BW Bank Updates for Faster Analysis
from Inside Market Data, December 5, 2005
by Max Bowie

Germany's Baden-Württemberg Bank (BW Bank) has upgraded to the latest version of the kdb+tick application for streaming data analysis from Palo Alto-based Kx Systems.

The bank is using the application to analyze multi-asset arbitrage opportunities and create automated alerts to its trading systems. The software works with the bank's installation of Kx's kdb+ database.

The system serves the bank's proprietary trading desk, where about five traders use it to provide data on yield curves, volatility, intermarket spread and market depth, as well as feeding algorithmic engines and back-testing trading strategies, says Christoph Metzger, senior vice president at the bank in Stuttgart. He says the five trade equities, bonds, commodities, currencies, futures and options.

According to Metzger, kdb+tick also monitors different instruments and markets and creates alerts based on price movements.

Kx chief technology officer Simon Garland says the alerts generated by kdb+tick can automatically fire orders to trading systems, and that trading algorithms can even be written directly into the kdb+ database. The other analyses produced by the system can be viewed in the bank's own front-end display applications.

The bank had tried to create this functionality on its own but had no success. "We tried to do it with a normal relational database, and it didn't work because it was too slow," Metzger says. "For eight years, I thought we needed something. We always had the problem that we couldn't get information as quick as we needed."

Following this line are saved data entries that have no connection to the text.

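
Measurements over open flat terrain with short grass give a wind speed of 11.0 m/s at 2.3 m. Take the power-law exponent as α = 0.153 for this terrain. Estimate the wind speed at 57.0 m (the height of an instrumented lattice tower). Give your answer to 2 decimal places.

Power-law profile: V₂ = V₁ · (z₂/z₁)^α
V₂ = 11.0 × (57.0/2.3)^0.153 = 11.0 × (24.7826)^0.153
    = 11.0 × 1.6342 = 17.9762 m/s

17.98 m/s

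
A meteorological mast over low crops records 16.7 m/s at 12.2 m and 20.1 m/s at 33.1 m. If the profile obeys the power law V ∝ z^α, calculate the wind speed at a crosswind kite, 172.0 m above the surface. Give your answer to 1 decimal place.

First find α: α = ln(V₂/V₁)/ln(z₂/z₁) = ln(20.1/16.7)/ln(33.1/12.2) = 0.18531/0.99810 = 0.1857
Extrapolate from 33.1 m to 172.0 m: V₃ = 20.1 × (172.0/33.1)^0.1857 = 20.1 × 1.3579 = 27.2946 m/s

27.3 m/s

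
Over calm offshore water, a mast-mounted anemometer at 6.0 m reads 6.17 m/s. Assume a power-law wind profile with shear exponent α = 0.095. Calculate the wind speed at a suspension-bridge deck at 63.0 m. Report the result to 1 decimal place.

Power-law profile: V₂ = V₁ · (z₂/z₁)^α
V₂ = 6.17 × (63.0/6.0)^0.095 = 6.17 × (10.5000)^0.095
    = 6.17 × 1.2503 = 7.7143 m/s

7.7 m/s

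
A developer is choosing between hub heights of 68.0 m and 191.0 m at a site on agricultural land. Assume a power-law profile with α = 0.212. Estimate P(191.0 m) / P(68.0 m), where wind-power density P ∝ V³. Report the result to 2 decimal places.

Speed ratio: V_B/V_A = (z_B/z_A)^α = (191.0/68.0)^0.212 = (2.8088)^0.212 = 1.24476
Power-density ratio: P_B/P_A = (V_B/V_A)³ = (1.24476)³ = 1.92869

1.93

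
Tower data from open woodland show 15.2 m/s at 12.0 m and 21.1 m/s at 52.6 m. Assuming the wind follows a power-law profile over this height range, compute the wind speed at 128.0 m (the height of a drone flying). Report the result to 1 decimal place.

First find α: α = ln(V₂/V₁)/ln(z₂/z₁) = ln(21.1/15.2)/ln(52.6/12.0) = 0.32798/1.47781 = 0.2219
Extrapolate from 52.6 m to 128.0 m: V₃ = 21.1 × (128.0/52.6)^0.2219 = 21.1 × 1.2182 = 25.7039 m/s

25.7 m/s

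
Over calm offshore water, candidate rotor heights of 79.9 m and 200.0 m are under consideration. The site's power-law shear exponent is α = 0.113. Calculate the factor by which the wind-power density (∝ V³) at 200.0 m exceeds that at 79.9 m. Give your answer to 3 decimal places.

Speed ratio: V_B/V_A = (z_B/z_A)^α = (200.0/79.9)^0.113 = (2.5031)^0.113 = 1.10925
Power-density ratio: P_B/P_A = (V_B/V_A)³ = (1.10925)³ = 1.36485

1.365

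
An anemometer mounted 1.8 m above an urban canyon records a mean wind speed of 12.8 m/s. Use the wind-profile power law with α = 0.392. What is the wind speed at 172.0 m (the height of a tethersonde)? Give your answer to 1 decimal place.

76.5 m/s

Power-law profile: V₂ = V₁ · (z₂/z₁)^α
V₂ = 12.8 × (172.0/1.8)^0.392 = 12.8 × (95.5556)^0.392
    = 12.8 × 5.9739 = 76.4663 m/s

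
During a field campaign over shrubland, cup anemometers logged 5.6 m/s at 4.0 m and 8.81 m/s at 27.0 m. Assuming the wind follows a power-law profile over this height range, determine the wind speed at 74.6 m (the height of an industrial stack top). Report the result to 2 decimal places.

First find α: α = ln(V₂/V₁)/ln(z₂/z₁) = ln(8.81/5.6)/ln(27.0/4.0) = 0.45312/1.90954 = 0.2373
Extrapolate from 27.0 m to 74.6 m: V₃ = 8.81 × (74.6/27.0)^0.2373 = 8.81 × 1.2727 = 11.2127 m/s

11.21 m/s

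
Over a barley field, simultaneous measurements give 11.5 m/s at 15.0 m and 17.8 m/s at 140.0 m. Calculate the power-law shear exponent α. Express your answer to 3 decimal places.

Power law: V₂/V₁ = (z₂/z₁)^α ⇒ α = ln(V₂/V₁) / ln(z₂/z₁)
α = ln(17.8/11.5) / ln(140.0/15.0) = ln(1.5478) / ln(9.3333)
  = 0.43685 / 2.23359 = 0.19558

α ≈ 0.196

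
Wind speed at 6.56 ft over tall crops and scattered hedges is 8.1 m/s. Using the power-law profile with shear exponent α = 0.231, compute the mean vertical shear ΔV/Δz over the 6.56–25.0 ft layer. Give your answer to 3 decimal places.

0.159 m/s/ft

Power law: V₂ = V₁ · (z₂/z₁)^α = 8.1 × (3.8110)^0.231 = 11.0333 m/s
ΔV/Δz = (11.0333 − 8.1)/(25.0 − 6.56) = 2.9333/18.4400 = 0.15907 m/s/ft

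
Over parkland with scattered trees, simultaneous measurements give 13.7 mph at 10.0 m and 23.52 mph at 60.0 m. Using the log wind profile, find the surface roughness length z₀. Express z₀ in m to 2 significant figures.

Log law: V(z) ∝ ln(z/z₀). With r = V₁/V₂ = 13.7/23.52 = 0.58248,
r · ln(z₂/z₀) = ln(z₁/z₀) ⇒ ln z₀ = (ln z₁ − r·ln z₂)/(1 − r)
ln z₀ = (2.30259 − 0.58248×4.09434) / 0.41752 = -0.1971
z₀ = exp(-0.1971) = 0.8211 m

z₀ ≈ 0.82 m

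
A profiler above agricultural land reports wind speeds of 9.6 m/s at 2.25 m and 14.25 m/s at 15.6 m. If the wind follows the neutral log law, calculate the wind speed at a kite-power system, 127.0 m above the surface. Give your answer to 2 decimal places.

Log law: V ∝ ln(z/z₀). From the pair, with r = V₁/V₂ = 0.67368,
ln z₀ = (ln z₁ − r·ln z₂)/(1 − r) = (0.8109 − 0.67368×2.7473)/0.32632 = -3.1867 → z₀ = 0.04131 m
V₃ = V₁ · ln(z₃/z₀)/ln(z₁/z₀) = 9.6 × 8.0309/3.9976 = 19.2856 m/s

19.29 m/s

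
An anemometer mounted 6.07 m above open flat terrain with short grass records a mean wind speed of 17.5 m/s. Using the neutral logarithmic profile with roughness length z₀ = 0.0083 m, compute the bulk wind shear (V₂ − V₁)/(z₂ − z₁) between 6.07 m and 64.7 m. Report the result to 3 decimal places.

0.107 m/s/m

Log law: V₂ = V₁ · ln(z₂/z₀)/ln(z₁/z₀) = 17.5 × 8.9613/6.5949 = 23.7794 m/s
ΔV/Δz = (23.7794 − 17.5)/(64.7 − 6.07) = 6.2794/58.6300 = 0.10710 m/s/m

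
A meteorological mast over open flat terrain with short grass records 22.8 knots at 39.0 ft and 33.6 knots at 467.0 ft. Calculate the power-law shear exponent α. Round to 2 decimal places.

α ≈ 0.16

Power law: V₂/V₁ = (z₂/z₁)^α ⇒ α = ln(V₂/V₁) / ln(z₂/z₁)
α = ln(33.6/22.8) / ln(467.0/39.0) = ln(1.4737) / ln(11.9744)
  = 0.38777 / 2.48277 = 0.15618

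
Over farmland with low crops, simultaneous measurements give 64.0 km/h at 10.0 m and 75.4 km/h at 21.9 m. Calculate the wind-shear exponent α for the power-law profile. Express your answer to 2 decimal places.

α ≈ 0.21

Power law: V₂/V₁ = (z₂/z₁)^α ⇒ α = ln(V₂/V₁) / ln(z₂/z₁)
α = ln(75.4/64.0) / ln(21.9/10.0) = ln(1.1781) / ln(2.1900)
  = 0.16392 / 0.78390 = 0.20911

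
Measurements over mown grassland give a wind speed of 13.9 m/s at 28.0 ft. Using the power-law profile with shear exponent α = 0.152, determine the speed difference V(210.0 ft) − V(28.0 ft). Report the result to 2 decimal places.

4.98 m/s

Power law: V₂ = V₁ · (z₂/z₁)^α = 13.9 × (7.5000)^0.152 = 18.8810 m/s
ΔV = 18.8810 − 13.9 = 4.9810 m/s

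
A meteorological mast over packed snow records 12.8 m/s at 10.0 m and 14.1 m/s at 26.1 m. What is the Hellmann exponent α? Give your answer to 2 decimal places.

Power law: V₂/V₁ = (z₂/z₁)^α ⇒ α = ln(V₂/V₁) / ln(z₂/z₁)
α = ln(14.1/12.8) / ln(26.1/10.0) = ln(1.1016) / ln(2.6100)
  = 0.09673 / 0.95935 = 0.10083

α ≈ 0.10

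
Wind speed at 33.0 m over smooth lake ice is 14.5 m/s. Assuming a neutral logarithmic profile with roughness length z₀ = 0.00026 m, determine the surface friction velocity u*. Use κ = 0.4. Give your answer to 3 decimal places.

u* ≈ 0.494 m/s

Log law: V(z) = (u*/κ) · ln(z/z₀) ⇒ u* = κ · V / ln(z/z₀)
u* = 0.4 × 14.5 / ln(33.0/0.00026) = 0.4 × 14.5 / 11.7513
   = 5.8000 / 11.7513 = 0.4936 m/s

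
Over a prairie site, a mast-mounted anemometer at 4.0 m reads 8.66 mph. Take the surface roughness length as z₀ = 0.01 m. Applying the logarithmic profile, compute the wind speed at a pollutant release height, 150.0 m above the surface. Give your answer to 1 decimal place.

13.9 mph

Log law: V(z) ∝ ln(z/z₀), so V₂/V₁ = ln(z₂/z₀) / ln(z₁/z₀).
ln(150.0/0.01) = 9.6158, ln(4.0/0.01) = 5.9915
V₂ = 8.66 × 9.6158/5.9915 = 8.66 × 1.6049 = 13.8986 mph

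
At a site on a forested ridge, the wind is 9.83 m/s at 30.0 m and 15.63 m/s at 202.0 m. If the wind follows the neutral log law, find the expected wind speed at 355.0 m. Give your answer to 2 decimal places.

17.34 m/s

Log law: V ∝ ln(z/z₀). From the pair, with r = V₁/V₂ = 0.62892,
ln z₀ = (ln z₁ − r·ln z₂)/(1 − r) = (3.4012 − 0.62892×5.3083)/0.37108 = 0.1690 → z₀ = 1.184 m
V₃ = V₁ · ln(z₃/z₀)/ln(z₁/z₀) = 9.83 × 5.7031/3.2322 = 17.3448 m/s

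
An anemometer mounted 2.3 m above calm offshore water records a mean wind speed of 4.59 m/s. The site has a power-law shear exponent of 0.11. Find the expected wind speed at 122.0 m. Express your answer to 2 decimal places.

7.10 m/s

Power-law profile: V₂ = V₁ · (z₂/z₁)^α
V₂ = 4.59 × (122.0/2.3)^0.11 = 4.59 × (53.0435)^0.11
    = 4.59 × 1.5478 = 7.1043 m/s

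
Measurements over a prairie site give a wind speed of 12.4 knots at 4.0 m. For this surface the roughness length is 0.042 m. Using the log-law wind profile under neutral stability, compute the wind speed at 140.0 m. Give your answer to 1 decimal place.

22.1 knots

Log law: V(z) ∝ ln(z/z₀), so V₂/V₁ = ln(z₂/z₀) / ln(z₁/z₀).
ln(140.0/0.042) = 8.1117, ln(4.0/0.042) = 4.5564
V₂ = 12.4 × 8.1117/4.5564 = 12.4 × 1.7803 = 22.0757 knots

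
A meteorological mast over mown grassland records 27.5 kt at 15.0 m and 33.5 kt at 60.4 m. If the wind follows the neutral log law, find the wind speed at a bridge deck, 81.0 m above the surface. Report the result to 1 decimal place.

Log law: V ∝ ln(z/z₀). From the pair, with r = V₁/V₂ = 0.82090,
ln z₀ = (ln z₁ − r·ln z₂)/(1 − r) = (2.7081 − 0.82090×4.1010)/0.17910 = -3.6763 → z₀ = 0.02532 m
V₃ = V₁ · ln(z₃/z₀)/ln(z₁/z₀) = 27.5 × 8.0707/6.3843 = 34.7641 kt

34.8 kt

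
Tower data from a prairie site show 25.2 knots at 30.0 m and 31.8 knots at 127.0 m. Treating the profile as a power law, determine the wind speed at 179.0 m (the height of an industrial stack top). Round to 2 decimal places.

33.61 knots

First find α: α = ln(V₂/V₁)/ln(z₂/z₁) = ln(31.8/25.2)/ln(127.0/30.0) = 0.23262/1.44299 = 0.1612
Extrapolate from 127.0 m to 179.0 m: V₃ = 31.8 × (179.0/127.0)^0.1612 = 31.8 × 1.0569 = 33.6090 knots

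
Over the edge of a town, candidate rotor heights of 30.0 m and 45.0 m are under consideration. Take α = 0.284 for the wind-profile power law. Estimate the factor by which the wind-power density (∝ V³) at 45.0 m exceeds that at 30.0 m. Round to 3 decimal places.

1.413

Speed ratio: V_B/V_A = (z_B/z_A)^α = (45.0/30.0)^0.284 = (1.5000)^0.284 = 1.12204
Power-density ratio: P_B/P_A = (V_B/V_A)³ = (1.12204)³ = 1.41263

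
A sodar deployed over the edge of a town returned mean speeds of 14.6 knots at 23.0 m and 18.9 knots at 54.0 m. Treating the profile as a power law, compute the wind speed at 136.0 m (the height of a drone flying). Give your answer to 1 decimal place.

First find α: α = ln(V₂/V₁)/ln(z₂/z₁) = ln(18.9/14.6)/ln(54.0/23.0) = 0.25814/0.85349 = 0.3025
Extrapolate from 54.0 m to 136.0 m: V₃ = 18.9 × (136.0/54.0)^0.3025 = 18.9 × 1.3223 = 24.9913 knots

25.0 knots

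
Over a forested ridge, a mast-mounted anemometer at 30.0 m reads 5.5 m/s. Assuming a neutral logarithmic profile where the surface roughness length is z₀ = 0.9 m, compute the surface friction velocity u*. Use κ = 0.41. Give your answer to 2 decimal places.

u* ≈ 0.64 m/s

Log law: V(z) = (u*/κ) · ln(z/z₀) ⇒ u* = κ · V / ln(z/z₀)
u* = 0.41 × 5.5 / ln(30.0/0.9) = 0.41 × 5.5 / 3.5066
   = 2.2550 / 3.5066 = 0.6431 m/s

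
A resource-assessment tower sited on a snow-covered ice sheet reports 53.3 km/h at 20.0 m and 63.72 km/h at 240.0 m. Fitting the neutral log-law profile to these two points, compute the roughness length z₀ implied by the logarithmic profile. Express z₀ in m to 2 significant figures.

Log law: V(z) ∝ ln(z/z₀). With r = V₁/V₂ = 53.3/63.72 = 0.83647,
r · ln(z₂/z₀) = ln(z₁/z₀) ⇒ ln z₀ = (ln z₁ − r·ln z₂)/(1 − r)
ln z₀ = (2.99573 − 0.83647×5.48064) / 0.16353 = -9.7150
z₀ = exp(-9.7150) = 0.00006037 m

z₀ ≈ 0.000060 m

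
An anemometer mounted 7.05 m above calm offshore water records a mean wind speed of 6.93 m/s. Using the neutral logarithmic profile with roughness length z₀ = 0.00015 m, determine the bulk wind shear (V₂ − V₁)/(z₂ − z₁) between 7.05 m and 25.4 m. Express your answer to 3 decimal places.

0.045 m/s/m

Log law: V₂ = V₁ · ln(z₂/z₀)/ln(z₁/z₀) = 6.93 × 12.0396/10.7579 = 7.7557 m/s
ΔV/Δz = (7.7557 − 6.93)/(25.4 − 7.05) = 0.8257/18.3500 = 0.04499 m/s/m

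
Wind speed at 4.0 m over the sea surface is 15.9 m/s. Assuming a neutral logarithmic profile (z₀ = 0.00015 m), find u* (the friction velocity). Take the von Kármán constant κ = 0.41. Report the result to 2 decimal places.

u* ≈ 0.64 m/s

Log law: V(z) = (u*/κ) · ln(z/z₀) ⇒ u* = κ · V / ln(z/z₀)
u* = 0.41 × 15.9 / ln(4.0/0.00015) = 0.41 × 15.9 / 10.1912
   = 6.5190 / 10.1912 = 0.6397 m/s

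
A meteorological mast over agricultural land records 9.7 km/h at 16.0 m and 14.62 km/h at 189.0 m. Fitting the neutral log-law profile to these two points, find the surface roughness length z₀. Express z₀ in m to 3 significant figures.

Log law: V(z) ∝ ln(z/z₀). With r = V₁/V₂ = 9.7/14.62 = 0.66347,
r · ln(z₂/z₀) = ln(z₁/z₀) ⇒ ln z₀ = (ln z₁ − r·ln z₂)/(1 − r)
ln z₀ = (2.77259 − 0.66347×5.24175) / 0.33653 = -2.0955
z₀ = exp(-2.0955) = 0.1230 m

z₀ ≈ 0.123 m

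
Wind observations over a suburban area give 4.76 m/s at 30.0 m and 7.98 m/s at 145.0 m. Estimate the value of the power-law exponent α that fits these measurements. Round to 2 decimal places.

α ≈ 0.33

Power law: V₂/V₁ = (z₂/z₁)^α ⇒ α = ln(V₂/V₁) / ln(z₂/z₁)
α = ln(7.98/4.76) / ln(145.0/30.0) = ln(1.6765) / ln(4.8333)
  = 0.51669 / 1.57554 = 0.32795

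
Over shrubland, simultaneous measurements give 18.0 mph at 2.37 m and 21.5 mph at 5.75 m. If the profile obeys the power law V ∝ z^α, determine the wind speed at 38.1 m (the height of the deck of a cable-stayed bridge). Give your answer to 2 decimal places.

First find α: α = ln(V₂/V₁)/ln(z₂/z₁) = ln(21.5/18.0)/ln(5.75/2.37) = 0.17768/0.88631 = 0.2005
Extrapolate from 5.75 m to 38.1 m: V₃ = 21.5 × (38.1/5.75)^0.2005 = 21.5 × 1.4610 = 31.4108 mph

31.41 mph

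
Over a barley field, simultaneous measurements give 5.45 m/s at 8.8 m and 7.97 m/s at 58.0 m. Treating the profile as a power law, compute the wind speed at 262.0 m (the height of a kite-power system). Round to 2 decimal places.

10.80 m/s

First find α: α = ln(V₂/V₁)/ln(z₂/z₁) = ln(7.97/5.45)/ln(58.0/8.8) = 0.38007/1.88569 = 0.2016
Extrapolate from 58.0 m to 262.0 m: V₃ = 7.97 × (262.0/58.0)^0.2016 = 7.97 × 1.3552 = 10.8007 m/s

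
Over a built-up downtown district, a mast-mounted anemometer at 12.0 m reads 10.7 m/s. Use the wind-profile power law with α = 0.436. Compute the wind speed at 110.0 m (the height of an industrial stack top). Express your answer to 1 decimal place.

28.1 m/s

Power-law profile: V₂ = V₁ · (z₂/z₁)^α
V₂ = 10.7 × (110.0/12.0)^0.436 = 10.7 × (9.1667)^0.436
    = 10.7 × 2.6274 = 28.1131 m/s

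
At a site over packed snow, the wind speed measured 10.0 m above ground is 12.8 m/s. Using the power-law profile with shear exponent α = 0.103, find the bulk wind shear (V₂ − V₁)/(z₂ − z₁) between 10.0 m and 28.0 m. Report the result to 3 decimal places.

0.080 m/s/m

Power law: V₂ = V₁ · (z₂/z₁)^α = 12.8 × (2.8000)^0.103 = 14.2320 m/s
ΔV/Δz = (14.2320 − 12.8)/(28.0 − 10.0) = 1.4320/18.0000 = 0.07956 m/s/m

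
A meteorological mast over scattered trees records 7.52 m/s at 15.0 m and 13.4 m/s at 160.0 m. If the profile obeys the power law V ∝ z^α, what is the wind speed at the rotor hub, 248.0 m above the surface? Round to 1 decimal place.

First find α: α = ln(V₂/V₁)/ln(z₂/z₁) = ln(13.4/7.52)/ln(160.0/15.0) = 0.57769/2.36712 = 0.2440
Extrapolate from 160.0 m to 248.0 m: V₃ = 13.4 × (248.0/160.0)^0.2440 = 13.4 × 1.1129 = 14.9126 m/s

14.9 m/s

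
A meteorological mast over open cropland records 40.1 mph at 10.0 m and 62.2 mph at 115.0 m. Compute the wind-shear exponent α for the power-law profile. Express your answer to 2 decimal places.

α ≈ 0.18

Power law: V₂/V₁ = (z₂/z₁)^α ⇒ α = ln(V₂/V₁) / ln(z₂/z₁)
α = ln(62.2/40.1) / ln(115.0/10.0) = ln(1.5511) / ln(11.5000)
  = 0.43898 / 2.44235 = 0.17974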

Garland says that by using the Kx combination, the bank will also be able to consolidate functions previously performed by disparate technologies, such as feed handlers, analysis engines, tick capture and automated trading systems.

The application takes data from Reuters' datafeed, Metzger says, as well as direct connections to exchanges.

"What makes BW Bank more interesting than some American banks is that because it is in Europe… it has to do this for many exchanges worldwide… which is tougher than doing it for just a couple of the top US ones," Garland says.

The bank ordered an initial proof of concept in March and licensed kdb+tick in July. It initially went live with version 2.1 of the application, which did not feature some of the technological enhancements introduced later this year to cut data latency within kdb+tick (IMD, Nov. 7).

However, Garland says that the bank's installation was set up so that it could migrate almost immediately to the new version. The bank switched to the latest release, version 2.2 of kdb+tick, in October. "They would have been running 2.1, and run 2.2 in parallel before the cut over from the test system," Garland says. "Version 2.2 went into official production the week of Nov. 7 and would have been available for testing four weeks beforehand."